This weekend, IRAP published an opinion piece in The Wall Street Journal, which conveys the story of an Iraqi client currently stranded in Iraq, from the client’s perspective. The piece is extremely compelling, and offers direct insight into the experiences of America’s allies currently living in danger in Iraq.
With a Wall Street Journal subscription, you can read the full piece here; we’ve also excerpted the client narrative below. Please share this powerful story with others in your networks.
“They say I belong to a family of traitors.
I am one of seven brothers. All of us served as interpreters for U.S. troops in the Iraq War over the past decade. We did so faithfully, willingly and proudly.
Saddam Hussein was a tyrant who brutally oppressed my country. We could not speak out against him or his Ba’ath party because we would be jailed or killed. As interpreters, our mouths finally opened. We were speaking up for the future.
I wanted Iraq to be a truly free and tolerant nation, so I knew that I had to participate in the American mission—despite the many life-endangering risks.
In 2006, I joined two of my brothers, who were already serving as interpreters for the U.S. Army, at Camp Taji. Over the next four years, I went on hundreds of missions with U.S. troops to some of the most dangerous areas in the country.
I was the voice of my unit. Not only did I interpret what soldiers and civilians were saying, I also communicated tone, accent, credibility and trustworthiness. I took my duties with the utmost seriousness, because American men and women in uniform trusted me with their lives.
Even with all the precautions we took, I knew that each mission I went on could be my last. Every time I traveled, I silently prayed for the safety of my own brothers by blood, and my new American ones. I was going into cities filled with snipers and improvised-explosive devices. I did not know if I would return to the base in a casket. The smell of death lingered on my clothes after every mission.

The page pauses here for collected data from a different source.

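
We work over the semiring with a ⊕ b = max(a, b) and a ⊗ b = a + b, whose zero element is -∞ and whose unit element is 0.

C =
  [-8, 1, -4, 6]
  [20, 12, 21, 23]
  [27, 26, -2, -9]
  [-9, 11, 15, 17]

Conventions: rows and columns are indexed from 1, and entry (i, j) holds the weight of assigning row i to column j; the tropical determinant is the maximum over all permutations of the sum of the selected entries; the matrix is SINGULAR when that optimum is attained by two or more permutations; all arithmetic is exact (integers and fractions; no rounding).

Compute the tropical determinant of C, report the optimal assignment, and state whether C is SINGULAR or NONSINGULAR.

σ = (1, 2, 3, 4): (-8) + 12 + (-2) + 17 = 19
σ = (1, 2, 4, 3): (-8) + 12 + (-9) + 15 = 10
σ = (1, 3, 2, 4): (-8) + 21 + 26 + 17 = 56
σ = (1, 3, 4, 2): (-8) + 21 + (-9) + 11 = 15
σ = (1, 4, 2, 3): (-8) + 23 + 26 + 15 = 56
σ = (1, 4, 3, 2): (-8) + 23 + (-2) + 11 = 24
σ = (2, 1, 3, 4): 1 + 20 + (-2) + 17 = 36
σ = (2, 1, 4, 3): 1 + 20 + (-9) + 15 = 27
σ = (2, 3, 1, 4): 1 + 21 + 27 + 17 = 66
σ = (2, 3, 4, 1): 1 + 21 + (-9) + (-9) = 4
σ = (2, 4, 1, 3): 1 + 23 + 27 + 15 = 66
σ = (2, 4, 3, 1): 1 + 23 + (-2) + (-9) = 13
σ = (3, 1, 2, 4): (-4) + 20 + 26 + 17 = 59
σ = (3, 1, 4, 2): (-4) + 20 + (-9) + 11 = 18
σ = (3, 2, 1, 4): (-4) + 12 + 27 + 17 = 52
σ = (3, 2, 4, 1): (-4) + 12 + (-9) + (-9) = -10
σ = (3, 4, 1, 2): (-4) + 23 + 27 + 11 = 57
σ = (3, 4, 2, 1): (-4) + 23 + 26 + (-9) = 36
σ = (4, 1, 2, 3): 6 + 20 + 26 + 15 = 67
σ = (4, 1, 3, 2): 6 + 20 + (-2) + 11 = 35
σ = (4, 2, 1, 3): 6 + 12 + 27 + 15 = 60
σ = (4, 2, 3, 1): 6 + 12 + (-2) + (-9) = 7
σ = (4, 3, 1, 2): 6 + 21 + 27 + 11 = 65
σ = (4, 3, 2, 1): 6 + 21 + 26 + (-9) = 44
Optimal value attained by: σ = (4, 1, 2, 3).
Answer: det⊕(C) = 67; verdict: NONSINGULAR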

In the summer of 2007, my younger brother, whose code name was ‘Eagle,’ and four American soldiers, were killed while riding in a Humvee north of Baghdad. A terrorist threw an IED at their vehicle. The five died instantly. When my commanding officer told me, I felt overtaken by madness. It turned into an unrelenting sorrow.
My mother begged me and my brothers to stop working with the U.S. We did not.

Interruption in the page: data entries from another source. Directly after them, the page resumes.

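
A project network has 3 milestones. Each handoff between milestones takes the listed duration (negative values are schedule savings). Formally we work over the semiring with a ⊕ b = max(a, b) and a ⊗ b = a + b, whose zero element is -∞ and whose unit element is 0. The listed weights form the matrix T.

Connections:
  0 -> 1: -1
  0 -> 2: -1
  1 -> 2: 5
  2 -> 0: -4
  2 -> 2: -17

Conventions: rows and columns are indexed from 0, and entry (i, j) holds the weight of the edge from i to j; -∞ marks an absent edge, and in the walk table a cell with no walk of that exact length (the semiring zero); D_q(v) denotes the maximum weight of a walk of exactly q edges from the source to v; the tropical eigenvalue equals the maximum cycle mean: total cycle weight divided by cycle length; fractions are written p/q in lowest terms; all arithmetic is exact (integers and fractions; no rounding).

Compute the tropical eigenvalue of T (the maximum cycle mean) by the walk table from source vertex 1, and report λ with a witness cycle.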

Instead, the rest of my brothers signed up as interpreters—all of them wanting to honor the memory of Eagle and save Iraq from the militias.
My life is now in grave danger due to my service to the U.S. Army. I have survived two car bombs near my home. I have received phone calls and text messages from unknown numbers threatening to put a bullet through my head. One of my brothers was brutally beaten by militiamen. He survived only because the militiamen said they wanted to kill all of us brothers—’a family of traitors’—together.
I have three young children whom I cannot send to school regularly because they may be kidnapped or killed. My wife and I leave the house only to get essential items. I have no stable source of income and cannot reveal my work history to potential employers.
I was not killed on the battlefield, but I am not alive in the country that I love. I exist in a middle world between death and life.
In 2009, I applied for a Special Immigrant Visa, which would allow me to live in safety in the U.S. Over five years later, the U.S. government has still not decided on my visa application.
Each day that I wait brings me closer to a terrorist group like Islamic State finding and killing me. I pray that my visa will be granted before it is too late.”